Unlike the more light-hearted, chance-based online casino games such as slots or roulette, poker online games are all about strategy and skill. Ever since David Sklansky published the fundamental theorem of poker, players have looked for ways to add to their repertoire of tricks. One aspect that beginner players often overlook is betting. Being a game of incomplete information, poker turns betting into an art that skillful players can use to their advantage. One bet that’s been getting a lot of attention lately is the so-called block bet. Played right, this subtle tactic can help out-of-position players gain the initiative, control the pot and see the river with the minimum of risk. Let’s take a closer look at how block bets work, when to play them and when to avoid them in Texas Hold’em games.
Understanding the block bet in online poker
Also known as a “blocking bet” or “blocker bet,” a block bet is a smaller-than-average bet (usually around 20-33% of the pot) that you make when you’re out of position (first to act, in other words) with a drawing hand in a game of online poker. The idea is to pay less to see the next card, in hopes that your opponent will be unsure how strong your hand is and call instead of raising. Checking to the action gives your opponent the chance to make a big bet (value, bluff or semi-bluff) that you can’t call profitably. This will usually be enough to force you off the table. A blocking bet allows you to take the initiative and avoid this. The trick is to know which are the right circumstances for a blocking bet and when it’s just a waste of good chips.
The blocking bet: A practical example
Imagine you’ve joined one of BetMGM’s daily online poker tournaments and the game is in the pre-flop betting round stage. You’re holding a jack of spades and a ten of spades so it’s worth seeing the flop. Another player limps and you limp behind. The button re-raises and the first limper folds. Then the flop comes ace of spades, seven of hearts, two of spades. Suddenly you have a flush draw, so you check. The button bets 50% of the pot, but your stack is deep enough to give you decent odds to hit your flush, so you call. The turn comes and out comes the king of clubs, which doesn’t complete your draw. And you’re first to act. Now you could check, but what if your opponent then bets too much to make it profitable for you to go along for your flush draw? The alternative is to make a block bet of approximately a third of the pot. If your opponent calls, you get to see the river for a relatively low price. If they re-raise you, they’ve either got a monster hand or are trying to bluff. Either way, it’s probably best to save your chips and fold.
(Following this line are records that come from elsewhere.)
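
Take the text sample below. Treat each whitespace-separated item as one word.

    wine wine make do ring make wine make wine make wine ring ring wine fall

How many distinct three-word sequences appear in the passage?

11

15 tokens → 13 trigram windows in total.
Repeated trigrams (each contributes count−1 duplicates):
  make wine make: 2
  wine make wine: 2
2 duplicate windows → 13 − 2 = 11 distinct.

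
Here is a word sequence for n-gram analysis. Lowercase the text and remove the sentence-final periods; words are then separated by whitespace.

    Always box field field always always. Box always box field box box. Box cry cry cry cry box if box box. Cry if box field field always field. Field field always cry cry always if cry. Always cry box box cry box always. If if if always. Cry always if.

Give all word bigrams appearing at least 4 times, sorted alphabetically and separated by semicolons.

box box; cry cry; field field

Bigram counts meeting the condition (at least 4 times):
  box box: 4
  cry cry: 4
  field field: 4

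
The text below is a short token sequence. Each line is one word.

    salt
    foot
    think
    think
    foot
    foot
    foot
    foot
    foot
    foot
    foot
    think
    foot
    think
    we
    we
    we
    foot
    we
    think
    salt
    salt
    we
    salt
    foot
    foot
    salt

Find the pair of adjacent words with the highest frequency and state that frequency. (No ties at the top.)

Bigram frequencies (highest first):
  foot foot: 7
  foot think: 3
  salt foot: 2
  think foot: 2
  we we: 2
  think think: 1
  … (9 more, each ≤ 1)

"foot foot", 7 times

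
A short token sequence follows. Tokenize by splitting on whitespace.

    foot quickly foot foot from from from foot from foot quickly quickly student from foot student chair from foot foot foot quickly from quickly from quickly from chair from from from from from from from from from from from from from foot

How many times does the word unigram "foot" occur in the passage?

Scanning the 42 tokens for "foot":
  position 1: foot
  position 3: foot
  position 4: foot
  position 8: foot
  position 10: foot
  position 15: foot
  position 19: foot
  position 20: foot
  position 21: foot
  position 42: foot

10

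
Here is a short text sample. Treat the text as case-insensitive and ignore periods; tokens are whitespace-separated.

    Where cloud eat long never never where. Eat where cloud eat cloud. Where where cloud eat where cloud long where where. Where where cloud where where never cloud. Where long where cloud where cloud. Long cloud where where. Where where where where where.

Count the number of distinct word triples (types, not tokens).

27

43 tokens → 41 trigram windows in total.
Repeated trigrams (each contributes count−1 duplicates):
  where where where: 7
  cloud where where: 3
  where cloud eat: 3
  eat where cloud: 2
  where cloud long: 2
  where cloud where: 2
  where where cloud: 2
14 duplicate windows → 41 − 14 = 27 distinct.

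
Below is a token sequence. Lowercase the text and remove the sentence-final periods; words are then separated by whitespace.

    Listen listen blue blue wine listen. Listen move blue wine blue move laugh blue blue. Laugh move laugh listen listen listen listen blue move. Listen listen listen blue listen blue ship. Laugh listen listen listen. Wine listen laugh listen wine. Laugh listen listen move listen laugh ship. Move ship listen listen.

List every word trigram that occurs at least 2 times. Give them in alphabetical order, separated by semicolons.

laugh listen listen; listen listen blue; listen listen listen; listen listen move

Trigram counts meeting the condition (at least 2 times):
  laugh listen listen: 3
  listen listen blue: 3
  listen listen listen: 4
  listen listen move: 2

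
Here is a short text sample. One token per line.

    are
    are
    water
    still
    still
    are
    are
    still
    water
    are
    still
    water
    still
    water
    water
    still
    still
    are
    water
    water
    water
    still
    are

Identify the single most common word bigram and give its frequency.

"water still", 4 times

Bigram frequencies (highest first):
  water still: 4
  still are: 3
  still water: 3
  water water: 3
  are are: 2
  are water: 2
  … (3 more, each ≤ 2)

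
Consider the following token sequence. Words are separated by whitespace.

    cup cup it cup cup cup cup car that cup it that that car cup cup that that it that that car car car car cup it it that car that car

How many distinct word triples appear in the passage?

26

32 tokens → 30 trigram windows in total.
Repeated trigrams (each contributes count−1 duplicates):
  car car car: 2
  cup cup cup: 2
  it that that: 2
  that that car: 2
4 duplicate windows → 30 − 4 = 26 distinct.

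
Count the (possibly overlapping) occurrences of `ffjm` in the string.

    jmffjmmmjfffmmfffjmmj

Sliding a length-4 window over the 21 characters (18 positions):
  position 3–6: ffjm
  position 16–19: ffjm

2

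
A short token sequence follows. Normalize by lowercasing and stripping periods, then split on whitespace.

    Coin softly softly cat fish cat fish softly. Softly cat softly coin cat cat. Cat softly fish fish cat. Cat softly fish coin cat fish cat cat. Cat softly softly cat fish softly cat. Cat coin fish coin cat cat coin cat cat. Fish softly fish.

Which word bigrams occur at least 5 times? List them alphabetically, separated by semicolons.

cat cat; cat fish

Bigram counts meeting the condition (at least 5 times):
  cat cat: 8
  cat fish: 5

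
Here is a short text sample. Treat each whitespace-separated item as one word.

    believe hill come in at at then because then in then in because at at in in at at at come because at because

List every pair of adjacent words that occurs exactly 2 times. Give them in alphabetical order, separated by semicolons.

Bigram counts meeting the condition (exactly 2 times):
  because at: 2
  in at: 2
  then in: 2

because at; in at; then in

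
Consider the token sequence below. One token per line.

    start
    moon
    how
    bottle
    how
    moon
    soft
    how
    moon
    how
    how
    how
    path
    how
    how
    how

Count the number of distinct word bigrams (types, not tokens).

16 tokens → 15 bigram windows in total.
Repeated bigrams (each contributes count−1 duplicates):
  how how: 4
  how moon: 2
  moon how: 2
5 duplicate windows → 15 − 5 = 10 distinct.

10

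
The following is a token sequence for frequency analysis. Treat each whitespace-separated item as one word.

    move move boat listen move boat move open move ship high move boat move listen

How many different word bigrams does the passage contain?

15 tokens → 14 bigram windows in total.
Repeated bigrams (each contributes count−1 duplicates):
  move boat: 3
  boat move: 2
3 duplicate windows → 14 − 3 = 11 distinct.

11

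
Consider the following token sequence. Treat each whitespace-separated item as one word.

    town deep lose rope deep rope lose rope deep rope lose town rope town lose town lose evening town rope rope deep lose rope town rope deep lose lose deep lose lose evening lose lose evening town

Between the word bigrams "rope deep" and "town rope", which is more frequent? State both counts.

"rope deep": 4 occurrences
"town rope": 3 occurrences

"rope deep" (4 vs 3)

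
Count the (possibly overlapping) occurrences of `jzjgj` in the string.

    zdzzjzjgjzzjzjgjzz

2

Sliding a length-5 window over the 18 characters (14 positions):
  position 5–9: jzjgj
  position 12–16: jzjgj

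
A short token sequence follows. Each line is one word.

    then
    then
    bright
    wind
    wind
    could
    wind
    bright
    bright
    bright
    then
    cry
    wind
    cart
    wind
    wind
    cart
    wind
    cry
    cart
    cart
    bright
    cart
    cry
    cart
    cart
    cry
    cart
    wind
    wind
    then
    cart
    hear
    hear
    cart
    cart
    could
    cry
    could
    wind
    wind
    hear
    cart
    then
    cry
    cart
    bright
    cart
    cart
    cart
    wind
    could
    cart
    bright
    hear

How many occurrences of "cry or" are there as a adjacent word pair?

Scanning the 54 overlapping bigram windows for "cry or":
  (none found)

0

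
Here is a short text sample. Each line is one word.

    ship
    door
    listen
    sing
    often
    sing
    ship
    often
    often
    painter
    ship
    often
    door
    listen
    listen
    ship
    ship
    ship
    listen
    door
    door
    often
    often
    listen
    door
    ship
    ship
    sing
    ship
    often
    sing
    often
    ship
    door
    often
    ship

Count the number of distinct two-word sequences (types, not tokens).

22

36 tokens → 35 bigram windows in total.
Repeated bigrams (each contributes count−1 duplicates):
  ship often: 3
  ship ship: 3
  door listen: 2
  door often: 2
  listen door: 2
  often often: 2
  often ship: 2
  often sing: 2
  … (3 more repeated)
13 duplicate windows → 35 − 13 = 22 distinct.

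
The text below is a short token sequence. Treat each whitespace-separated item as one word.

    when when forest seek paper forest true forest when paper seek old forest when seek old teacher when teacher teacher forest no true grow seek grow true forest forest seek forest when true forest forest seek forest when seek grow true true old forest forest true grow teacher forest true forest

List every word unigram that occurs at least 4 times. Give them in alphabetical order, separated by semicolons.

forest; grow; seek; teacher; true; when

Unigram counts meeting the condition (at least 4 times):
  forest: 15
  grow: 4
  seek: 7
  teacher: 4
  true: 8
  when: 7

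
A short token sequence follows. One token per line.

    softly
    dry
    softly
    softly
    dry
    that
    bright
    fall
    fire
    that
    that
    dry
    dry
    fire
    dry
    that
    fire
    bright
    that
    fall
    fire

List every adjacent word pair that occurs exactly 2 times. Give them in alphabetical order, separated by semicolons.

dry that; fall fire; softly dry

Bigram counts meeting the condition (exactly 2 times):
  dry that: 2
  fall fire: 2
  softly dry: 2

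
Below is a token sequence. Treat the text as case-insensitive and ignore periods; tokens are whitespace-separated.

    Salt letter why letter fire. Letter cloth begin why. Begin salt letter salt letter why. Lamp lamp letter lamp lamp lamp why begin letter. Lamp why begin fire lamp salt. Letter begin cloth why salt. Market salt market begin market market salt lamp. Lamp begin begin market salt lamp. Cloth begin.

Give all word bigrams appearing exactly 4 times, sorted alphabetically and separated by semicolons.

lamp lamp; salt letter

Bigram counts meeting the condition (exactly 4 times):
  lamp lamp: 4
  salt letter: 4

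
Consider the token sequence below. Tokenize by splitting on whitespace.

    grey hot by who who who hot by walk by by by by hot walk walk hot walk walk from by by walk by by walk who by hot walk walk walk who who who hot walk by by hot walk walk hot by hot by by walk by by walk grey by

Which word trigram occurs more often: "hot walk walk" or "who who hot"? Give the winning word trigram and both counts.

"hot walk walk" (4 vs 2)

"hot walk walk": 4 occurrences
"who who hot": 2 occurrences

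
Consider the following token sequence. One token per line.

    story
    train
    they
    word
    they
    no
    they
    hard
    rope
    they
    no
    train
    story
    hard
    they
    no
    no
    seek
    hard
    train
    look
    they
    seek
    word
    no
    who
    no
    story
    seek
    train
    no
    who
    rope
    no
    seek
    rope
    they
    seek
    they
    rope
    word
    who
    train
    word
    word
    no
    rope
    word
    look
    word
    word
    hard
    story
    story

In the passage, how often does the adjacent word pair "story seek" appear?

1

Scanning the 53 overlapping bigram windows for "story seek":
  position 28–29: story seek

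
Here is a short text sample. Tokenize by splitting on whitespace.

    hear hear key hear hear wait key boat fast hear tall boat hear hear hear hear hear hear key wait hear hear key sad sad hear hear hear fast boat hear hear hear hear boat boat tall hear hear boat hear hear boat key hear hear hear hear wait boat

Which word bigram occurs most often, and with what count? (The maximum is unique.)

Bigram frequencies (highest first):
  hear hear: 18
  hear key: 3
  boat hear: 3
  hear boat: 3
  key hear: 2
  hear wait: 2
  … (18 more, each ≤ 1)

"hear hear", 18 times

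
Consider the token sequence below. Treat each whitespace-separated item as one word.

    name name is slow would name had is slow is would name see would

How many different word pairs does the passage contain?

11

14 tokens → 13 bigram windows in total.
Repeated bigrams (each contributes count−1 duplicates):
  is slow: 2
  would name: 2
2 duplicate windows → 13 − 2 = 11 distinct.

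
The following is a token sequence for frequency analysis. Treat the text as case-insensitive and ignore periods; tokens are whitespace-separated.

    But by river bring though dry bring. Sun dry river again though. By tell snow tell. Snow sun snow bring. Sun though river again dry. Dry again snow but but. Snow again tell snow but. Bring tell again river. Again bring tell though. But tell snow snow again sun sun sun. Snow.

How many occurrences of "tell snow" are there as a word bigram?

Scanning the 51 overlapping bigram windows for "tell snow":
  position 14–15: tell snow
  position 16–17: tell snow
  position 33–34: tell snow
  position 45–46: tell snow

4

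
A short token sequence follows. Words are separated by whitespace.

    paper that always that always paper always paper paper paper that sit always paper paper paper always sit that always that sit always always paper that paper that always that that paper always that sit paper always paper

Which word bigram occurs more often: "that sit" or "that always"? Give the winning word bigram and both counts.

"that sit": 3 occurrences
"that always": 4 occurrences

"that always" (4 vs 3)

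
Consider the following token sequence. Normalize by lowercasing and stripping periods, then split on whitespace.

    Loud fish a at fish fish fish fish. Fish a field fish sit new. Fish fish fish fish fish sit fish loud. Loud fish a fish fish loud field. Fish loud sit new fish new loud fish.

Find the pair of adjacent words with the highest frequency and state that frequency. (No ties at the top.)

"fish fish", 9 times

Bigram frequencies (highest first):
  fish fish: 9
  loud fish: 3
  fish a: 3
  fish loud: 3
  field fish: 2
  fish sit: 2
  … (12 more, each ≤ 2)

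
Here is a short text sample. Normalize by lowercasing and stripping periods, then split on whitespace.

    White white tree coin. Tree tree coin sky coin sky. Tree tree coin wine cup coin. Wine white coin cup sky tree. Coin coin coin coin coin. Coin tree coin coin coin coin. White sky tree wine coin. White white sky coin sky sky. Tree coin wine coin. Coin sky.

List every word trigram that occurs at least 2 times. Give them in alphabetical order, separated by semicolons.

coin coin coin; sky coin sky; sky tree coin; tree coin coin; tree coin wine; tree tree coin

Trigram counts meeting the condition (at least 2 times):
  coin coin coin: 6
  sky coin sky: 2
  sky tree coin: 2
  tree coin coin: 2
  tree coin wine: 2
  tree tree coin: 2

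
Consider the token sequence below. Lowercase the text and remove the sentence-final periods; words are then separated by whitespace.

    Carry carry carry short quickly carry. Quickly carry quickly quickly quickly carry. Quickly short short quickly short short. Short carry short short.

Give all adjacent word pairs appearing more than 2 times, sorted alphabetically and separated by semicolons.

Bigram counts meeting the condition (more than 2 times):
  carry quickly: 3
  quickly carry: 3
  short short: 4

carry quickly; quickly carry; short short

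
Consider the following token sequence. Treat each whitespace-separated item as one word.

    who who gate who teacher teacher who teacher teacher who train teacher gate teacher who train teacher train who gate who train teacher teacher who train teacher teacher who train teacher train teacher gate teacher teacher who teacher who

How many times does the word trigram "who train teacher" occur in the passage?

Scanning the 37 overlapping trigram windows for "who train teacher":
  position 10–12: who train teacher
  position 15–17: who train teacher
  position 21–23: who train teacher
  position 25–27: who train teacher
  position 29–31: who train teacher

5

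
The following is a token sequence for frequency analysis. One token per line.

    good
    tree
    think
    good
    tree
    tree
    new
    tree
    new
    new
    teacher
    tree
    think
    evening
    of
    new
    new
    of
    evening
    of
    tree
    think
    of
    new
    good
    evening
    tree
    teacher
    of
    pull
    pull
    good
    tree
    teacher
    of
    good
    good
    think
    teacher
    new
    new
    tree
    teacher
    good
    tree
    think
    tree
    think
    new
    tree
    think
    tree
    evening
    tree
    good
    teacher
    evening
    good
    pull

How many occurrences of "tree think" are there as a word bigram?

6

Scanning the 58 overlapping bigram windows for "tree think":
  position 2–3: tree think
  position 12–13: tree think
  position 21–22: tree think
  position 45–46: tree think
  position 47–48: tree think
  position 50–51: tree think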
The advantages of block bets
As you can see, the chief purpose of a block bet is pot control. The advantage is that by keeping the pot size small, you minimize your risk when you’re out of position. In poker, it’s always preferable to have as much information about your opponent as possible for optimal decision-making. If you don’t know enough to predict what your opponent is going to do, a block bet helps to hedge the risk. If you complete your draw, you’ll be paid well. If you make it on the river, chances are any player with a pair or better will pay you off, especially with a strong drawing hand like ace-king. (If you miss the river, checking and folding is most likely the best way to go.)
Block bet situations
Block bets can help you save chips and improve your long-term win rate in a couple situations over and above the previously described situation where you have a drawing hand. Say you’re holding a marginal hand. A block bet can stave off your opponent’s aggression and double up as a thin value bet.
Another situation is when you’re pretty sure you have the second-best hand. A block bet can help to confirm this: If you make a block bet and your opponent raises, it’s likely that your hand will come off second best in most cases.
Then there’s the situation when all the cards are out and you’re up against a known bluffer on the river. Your opponent’s big river bet could mean a monster hand or it could be a total bluff. A block bet can prevent this dilemma and give you the chance to make it to showdown with a minimal investment.
How not to play block bets
As with most tactics in Texas Hold’em, the thing to avoid with block bets is predictability. If the only time you’re ever making small bets is for block bets, you can rest assured that your opponents are going to pick up on the signals sooner or later. They’ll start bluff-raising your block bets and you’ll have nothing to counter with. Effectively, you’ll be paying them for no good reason. To prevent this from happening, mix in some block-sized value bets to keep your opponents guessing. They may even make mistakes for you to exploit, such as raising against your best hands in the belief they’re countering a block bet.